Gdy Pan Bóg daje znak...

Bądź na bieżąco!

Zapisz się do newslettera

Rozmowny, kontaktowy, znany ze świetnych kazań patriotycznych i celnych ripost oraz poczucia humoru. Nie sądziłam, że będzie jakiś problem, by przeprowadzić z nim wywiad. A jednak odmówił - stanowczo i zdecydowanie. „Jak mogę mówić sam o sobie? Niech mówią inni” - podpowiedział ks. inf. Kazimierz Jandziszak. Więc mówią…

Prawdziwy doktorat

Mógł zrobić naukową karierę. Bardzo lubił zajęcia ze studentami. Jednak zdecydował się na pracę w świdnickiej parafii. Podobno nieżyjący już rektor Seminarium Duchownego we Wrocławiu ks. prof. Józef Majka powiedział, że dla ks. Kazimierza Jandziszaka to właśnie kościół na Osiedlu Młodych i wszystko, co zrobił w związku z tworzeniem parafii, jest prawdziwym doktoratem.
W lutym minęło 25 lat, od kiedy ks. inf. Kazimierz Jandziszak pełni posługę proboszcza w świdnickiej parafii pw. Najświętszej Maryi Panny Królowej Polski. Srebrny jubileusz Księdza Infułata jako proboszcza teoretycznie o dwa lata rozmija się z jubileuszem samej wspólnoty, która do życia powołana została dwa lata wcześniej. Jednak wszyscy są zgodni, że dopiero od chwili, gdy „na urząd” przyszedł ks. Jandziszak, parafia zaczęła tworzyć się naprawdę. I wtedy dopiero ruszyła budowa kościoła, który w tamtych trudnych latach 80. stać się miał nie tylko kolejną świdnicką świątynią, lecz także symbolem niezależności Polaków, symbolem naszej wiary…
Ks. Edward Szajda, dyrektor Wydziału Duszpasterskiego Świdnickiej Kurii Biskupiej, podkreśla, że Ksiądz Infułat jest człowiekiem, który wszystko w swoim życiu odnosi do Pana Boga.
- Nie powinno dziwić, że ksiądz tak myśli o sobie, o swoim życiu. Ale to odnosi się także do sytuacji „ziemskich”. We wszystkich zdarzeniach potrafi odnaleźć Boże przesłanie. Tak było choćby z objęciem przez niego parafii, w której szczęśliwie przepracował 25 lat - opowiada ksiądz Edward.
Wspomina czas, gdy ks. Jandziszak miał początkowo pełnić jedynie funkcję kapłana odpowiedzialnego za tworzenie duszpasterstwa w nowej parafii na Osiedlu Młodych. A w końcu został budowniczym jednej z większych świątyń, które powstały w powojennej Polsce. I mimo ogromnych trudności, podołał temu wielkiemu dziełu. Bo gdy ogarniały go wątpliwości, wydarzało się coś, co dodawało siły.
- Gdy brakowało mu funduszy, nagle pojawił się człowiek, który ufundował cegłę. Ksiądz Infułat znów zobaczył w tym Boży znak - mówi ks. Edward Szajda.
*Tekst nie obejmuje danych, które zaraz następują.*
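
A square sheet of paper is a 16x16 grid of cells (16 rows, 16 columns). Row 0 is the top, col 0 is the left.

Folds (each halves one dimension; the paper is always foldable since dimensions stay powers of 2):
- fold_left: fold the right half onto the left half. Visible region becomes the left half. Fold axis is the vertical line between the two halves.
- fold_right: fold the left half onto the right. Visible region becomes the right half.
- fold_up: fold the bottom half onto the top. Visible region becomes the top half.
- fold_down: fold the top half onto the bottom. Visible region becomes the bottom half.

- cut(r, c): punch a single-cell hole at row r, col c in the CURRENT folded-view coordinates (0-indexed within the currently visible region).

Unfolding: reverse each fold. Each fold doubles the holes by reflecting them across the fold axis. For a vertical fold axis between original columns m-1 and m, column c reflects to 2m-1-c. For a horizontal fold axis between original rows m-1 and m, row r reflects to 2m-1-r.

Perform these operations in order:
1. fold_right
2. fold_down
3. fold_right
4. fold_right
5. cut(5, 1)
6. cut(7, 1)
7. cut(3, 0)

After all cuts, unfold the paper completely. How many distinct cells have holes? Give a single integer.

Answer: 48

Derivation:
Op 1 fold_right: fold axis v@8; visible region now rows[0,16) x cols[8,16) = 16x8
Op 2 fold_down: fold axis h@8; visible region now rows[8,16) x cols[8,16) = 8x8
Op 3 fold_right: fold axis v@12; visible region now rows[8,16) x cols[12,16) = 8x4
Op 4 fold_right: fold axis v@14; visible region now rows[8,16) x cols[14,16) = 8x2
Op 5 cut(5, 1): punch at orig (13,15); cuts so far [(13, 15)]; region rows[8,16) x cols[14,16) = 8x2
Op 6 cut(7, 1): punch at orig (15,15); cuts so far [(13, 15), (15, 15)]; region rows[8,16) x cols[14,16) = 8x2
Op 7 cut(3, 0): punch at orig (11,14); cuts so far [(11, 14), (13, 15), (15, 15)]; region rows[8,16) x cols[14,16) = 8x2
Unfold 1 (reflect across v@14): 6 holes -> [(11, 13), (11, 14), (13, 12), (13, 15), (15, 12), (15, 15)]
Unfold 2 (reflect across v@12): 12 holes -> [(11, 9), (11, 10), (11, 13), (11, 14), (13, 8), (13, 11), (13, 12), (13, 15), (15, 8), (15, 11), (15, 12), (15, 15)]
Unfold 3 (reflect across h@8): 24 holes -> [(0, 8), (0, 11), (0, 12), (0, 15), (2, 8), (2, 11), (2, 12), (2, 15), (4, 9), (4, 10), (4, 13), (4, 14), (11, 9), (11, 10), (11, 13), (11, 14), (13, 8), (13, 11), (13, 12), (13, 15), (15, 8), (15, 11), (15, 12), (15, 15)]
Unfold 4 (reflect across v@8): 48 holes -> [(0, 0), (0, 3), (0, 4), (0, 7), (0, 8), (0, 11), (0, 12), (0, 15), (2, 0), (2, 3), (2, 4), (2, 7), (2, 8), (2, 11), (2, 12), (2, 15), (4, 1), (4, 2), (4, 5), (4, 6), (4, 9), (4, 10), (4, 13), (4, 14), (11, 1), (11, 2), (11, 5), (11, 6), (11, 9), (11, 10), (11, 13), (11, 14), (13, 0), (13, 3), (13, 4), (13, 7), (13, 8), (13, 11), (13, 12), (13, 15), (15, 0), (15, 3), (15, 4), (15, 7), (15, 8), (15, 11), (15, 12), (15, 15)]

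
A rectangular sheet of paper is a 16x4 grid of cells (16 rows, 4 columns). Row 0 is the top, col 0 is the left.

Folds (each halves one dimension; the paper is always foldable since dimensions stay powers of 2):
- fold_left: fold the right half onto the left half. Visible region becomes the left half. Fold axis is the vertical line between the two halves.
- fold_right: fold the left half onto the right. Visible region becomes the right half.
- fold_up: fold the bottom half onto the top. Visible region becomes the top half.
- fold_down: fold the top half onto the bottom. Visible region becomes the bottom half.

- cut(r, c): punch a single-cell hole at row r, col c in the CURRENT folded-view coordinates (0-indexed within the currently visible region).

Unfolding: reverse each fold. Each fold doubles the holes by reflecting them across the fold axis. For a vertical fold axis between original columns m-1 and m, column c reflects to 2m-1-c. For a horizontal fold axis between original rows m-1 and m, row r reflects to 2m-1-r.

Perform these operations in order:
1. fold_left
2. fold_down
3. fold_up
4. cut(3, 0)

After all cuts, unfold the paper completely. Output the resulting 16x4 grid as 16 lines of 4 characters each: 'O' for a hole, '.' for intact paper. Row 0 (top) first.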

Pomóż w rozwoju naszego portalu

Wspieram

Reklama

Boża iskra

On i inni księża podziwiają ks. Kazimierza za ogromną energię, za pasję, z jaką wykonuje swoje posłannictwo.
- Jest w nim wiele ciągłego pragnienia tworzenia czegoś nowego. Rzadko jest zadowolony z siebie. Szuka wciąż nowych celów. Nie okazuje słabości, nigdy się nie skarży, mimo nienajlepszego zdrowia. Boża iskra wciąż pali się w nim bardzo mocno - podkreśla ks. Szajda.
W 2005 r. Papież na wniosek bp. Ignacego Deca przyznał ks. Kazimierzowi Jandziszakowi godność Protonotariusza Apostolskiego - infułata. W Kapitule Katedralnej pełni funkcję wikariusza biskupiego ds. formacji kapłańskiej.
- O Księdzu Infułacie można powiedzieć, że jest to taki „Boży szaleniec”, który pięknie przeżywa swoją wiarę i kapłaństwo - z umiłowaniem i Boga, i Kościoła, co jest bardzo istotne. Jest dobrym ojcem dla swoich wikariuszy, a także dla nas wszystkich księży w dekanacie. Potrafi tworzyć ciepłą atmosferę współpracy i budować wspólnotę, co jest bardzo potrzebne kapłanom - dodaje ks. Marek Gałuszka, szef Referatu Misyjnego w Kurii Biskupiej.
Podkreśla, że dla młodych księży ważne jest, by wytyczać przed nimi drogę, którą mają iść z zaufaniem, z poczuciem bezpieczeństwa. Tę drogę pomaga im dostrzec właśnie ks. Kazimierz Jandziszak.
- I chyba pasują do niego słowa bł. Marii Teresy Ledóchowskiej: „Sukces? Ewangelia nie zna takiego słowa”. I rzeczywiście - coś, co dla kogoś jest sukcesem, dla niego jest tylko początkiem nowego wyzwania - dodaje ks. Gałuszka.

Reklama

Sutanna wybrudzona cementem

Jak ks. Kazimierz Jandziszak trafił do świdnickiej parafii? Anna Sigel, członek Duszpasterskiej Rady Parafialnej parafii pw. NMP Królowej Polski, zna anegdotę - prawdziwą - na ten temat. W Przyłęku koło Barda ks. Kazimierz, ówczesny proboszcz tej wspólnoty, prowadził drobne remonty. Zabrakło mu środka do impregnacji drewna. Po pomoc przyjechał do przyjaciela - ks. Stanisława Pasyka. W diecezji wiąż szukano kapłana, gotowego przejąć obowiązki i prowadzić dalej budowę świątyni na Osiedlu Młodych. I tak, przypadkowo, propozycję ks. Pasyk skierował do przyjaciela… Ten, po długich namysłach, podjął się zadania.
Anna Sigel z ks. Jandziszakiem współpracuje od 25 lat. Wspomina początki pracy nowego wówczas proboszcza.
- To prawdziwy człowiek na właściwym miejscu, któremu leżały na sercu nie tylko sprawy budowy, ale duszpasterstwo, które trzeba było tworzyć od podstaw. I choć miał tak dużo pracy, związanej ze świątynią, przykładał do tego ogromną wagę - mówi pani Anna.
Chcąc w imieniu swoim i parafin oddać hołd proboszczowi, przygotowała z pomocą Duszpasterskiej Rady Parafialnej specjalne wydanie parafialnego pisma „Głos Maryi”, w którym opisała ćwierć wieku duszpasterskiej posługi ks. Kazimierza.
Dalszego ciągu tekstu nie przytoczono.